Kennedy made this comment earlier this year, in the summer. I just shut it away because I was SO angry, and because, as my fellow resisters know, there are just too many things happening all the time now. I literally cannot pay attention to every little thing. But the memory of it came roaring back listening to Mike Pesca’s podcast “The Gist” last week. He was interviewing one of my favorite health policy reporters, Sarah Kliff, and they were discussing if slogans or arguments that cutting CSRs, Medicaid, and Medicare would really cause actual deaths. Kliff, being smart and journalist-like, cited studies proving yes indeed, a line, however long, can be drawn from lack of health insurance to death outcomes. Like my own example, there a number of “ifs” in that line. But, like I said, I had some improbable things happen to me, and it ended in cancer, and it sucked. I realize Pesca was just pointing out that hyperbole-style slogans are not exactly accurate, there is a great deal of explaining that has to go with it. He isn’t wrong; I’ve always had problems with breast cancer awareness slogans. Easy, tweetable things like “a mammogram saved my life” or “early detection saves lives” are debatable. Don’t get me started on the “feel your boobies” shit. But I see how they work. Easy, short messages succeed–along with cute merch, of course. So I engage in hyperbole–in spite of hating it–my own self now. Yeah, stopping CRSs, repeal without replace, that stuff will kill me (quite likely, see I have to include a disclaimer at least here, just can’t go full hyperbole).
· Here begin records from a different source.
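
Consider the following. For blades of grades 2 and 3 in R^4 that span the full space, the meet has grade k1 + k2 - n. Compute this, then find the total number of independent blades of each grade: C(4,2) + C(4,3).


Meet grade = grade(A) + grade(B) - n
= 2 + 3 - 4 = 1
C(4,2) = 6
C(4,3) = 4
dim_A + dim_B = 6 + 4 = 10


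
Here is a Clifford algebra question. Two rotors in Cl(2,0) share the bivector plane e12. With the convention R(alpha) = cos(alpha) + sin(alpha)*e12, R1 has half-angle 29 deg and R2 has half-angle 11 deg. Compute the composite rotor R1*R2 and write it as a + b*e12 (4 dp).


Same-plane rotors commute and their half-angles add:
R1*R2 = cos(a1 + a2) + sin(a1 + a2)*e12.
a1 + a2 = 29 + 11 = 40 deg
cos(40 deg) = 0.7660
sin(40 deg) = 0.6428
R1*R2 = 0.7660 + 0.6428*e12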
So is it any wonder, now that I embrace overwrought slogans and bitchy quips, that when someone uses the pithy “we all gotta die sometime”, that I snap back with “yes we do, but you first!”? And, no, I don’t feel bad about it all. Two years ago, I did feel bad. I know it isn’t a nice sentiment. But the crass times we live in, with the lack of civility, have cured me of caring much if I sound downright mean. I remember crying on November 9, 2016. I was sobbing on the phone, explaining to my mother that I felt that this country was telling me it did not care if I died, because so many people voted in a Congress committed to repeal. She thought I was making a leap. But given the amount of “we all die sometime” sentiment I see expressed around the repeal debates, no I was not making a leap.
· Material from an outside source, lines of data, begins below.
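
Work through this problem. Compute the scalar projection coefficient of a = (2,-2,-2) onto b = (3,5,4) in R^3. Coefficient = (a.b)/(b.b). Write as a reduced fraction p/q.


Projection coefficient = (a . b) / (b . b)
a . b = 2*3 + (-2)*5 + (-2)*4
= 6 + (-10) + (-8) = -12
b . b = 3^2 + 5^2 + 4^2
= 9 + 25 + 16 = 50
Coefficient = -12/50
In lowest terms: -6/25


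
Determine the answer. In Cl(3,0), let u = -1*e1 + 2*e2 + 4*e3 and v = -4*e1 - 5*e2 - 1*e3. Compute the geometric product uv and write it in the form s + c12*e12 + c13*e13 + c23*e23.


In Cl(3,0): e_i^2 = 1, e_ie_j = -e_je_i for i != j.
Scalar part = u . v = (-1)*(-4) + 2*(-5) + 4*(-1)
= 4 + (-10) + (-4) = -10
e12 coeff = (-1)*(-5) - 2*(-4) = 5 - (-8) = 13
e13 coeff = (-1)*(-1) - 4*(-4) = 1 - (-16) = 17
e23 coeff = 2*(-1) - 4*(-5) = -2 - (-20) = 18
uv = -10 + 13*e12 + 17*e13 + 18*e23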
The healthy privileged in this country can glibly state the obvious, factual point that we all die at some point. But because of their health privilege, their employer-paid insurance plan, their likelihood of dying sooner rather than later is less than mine, less than that of my friends.
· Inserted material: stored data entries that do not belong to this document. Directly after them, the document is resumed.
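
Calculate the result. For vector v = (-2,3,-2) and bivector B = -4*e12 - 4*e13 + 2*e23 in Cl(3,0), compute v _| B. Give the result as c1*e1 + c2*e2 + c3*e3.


Left contraction v _| B = <vB>_1 (grade-1 part of the geometric product vB).
Using e1_|e12 = e2, e2_|e12 = -e1, e1_|e13 = e3, e3_|e13 = -e1, e2_|e23 = e3, e3_|e23 = -e2:
e1 coeff: -v2*b12 - v3*b13 = -(3)*(-4) - (-2)*(-4) = 4
e2 coeff: v1*b12 - v3*b23 = (-2)*(-4) - (-2)*(2) = 12
e3 coeff: v1*b13 + v2*b23 = (-2)*(-4) + (3)*(2) = 14
v _| B = 4*e1 + 12*e2 + 14*e3


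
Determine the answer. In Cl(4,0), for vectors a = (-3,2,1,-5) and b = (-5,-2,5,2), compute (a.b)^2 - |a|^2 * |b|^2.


a . b = (-3)*(-5) + 2*(-2) + 1*5 + (-5)*2
= 15 + (-4) + 5 + (-10) = 6
|a|^2 = (-3)^2 + 2^2 + 1^2 + (-5)^2 = 39
|b|^2 = (-5)^2 + (-2)^2 + 5^2 + 2^2 = 58
(a.b)^2 = 6^2 = 36
|a|^2 * |b|^2 = 39 * 58 = 2262
Result = 36 - 2262 = -2226


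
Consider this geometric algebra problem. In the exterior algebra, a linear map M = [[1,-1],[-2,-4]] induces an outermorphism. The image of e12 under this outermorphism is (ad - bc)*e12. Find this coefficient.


The outermorphism of a linear map f sends e1^e2 to f(e1)^f(e2).
f(e1) = 1*e1 - 2*e2
f(e2) = -1*e1 - 4*e2
f(e1) ^ f(e2) = (1*e1 - 2*e2) ^ (-1*e1 - 4*e2)
= 1*(-4)*e12 + (-2)*(-1)*e21
= (-4 - 2)*e12
= -6*e12
Coefficient = -6


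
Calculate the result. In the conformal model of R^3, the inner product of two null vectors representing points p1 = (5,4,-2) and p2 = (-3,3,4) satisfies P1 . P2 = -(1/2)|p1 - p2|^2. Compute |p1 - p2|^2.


p1 - p2 = (8, 1, -6)
|p1 - p2|^2 = 8^2 + 1^2 + (-6)^2
= 64 + 1 + 36
= 101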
If it is so easy for these people to say “we all die sometime”, disregarding how it sounds to those who’ve gone into medical debt for every life-extending treatment they can, disregarding how it sounds to those of us about to lose health insurance, then I have no problem answering, “yes, but you first.”
I want to live. Don’t underestimate how much my will to live will make me fight you and your stupid, flip arguments.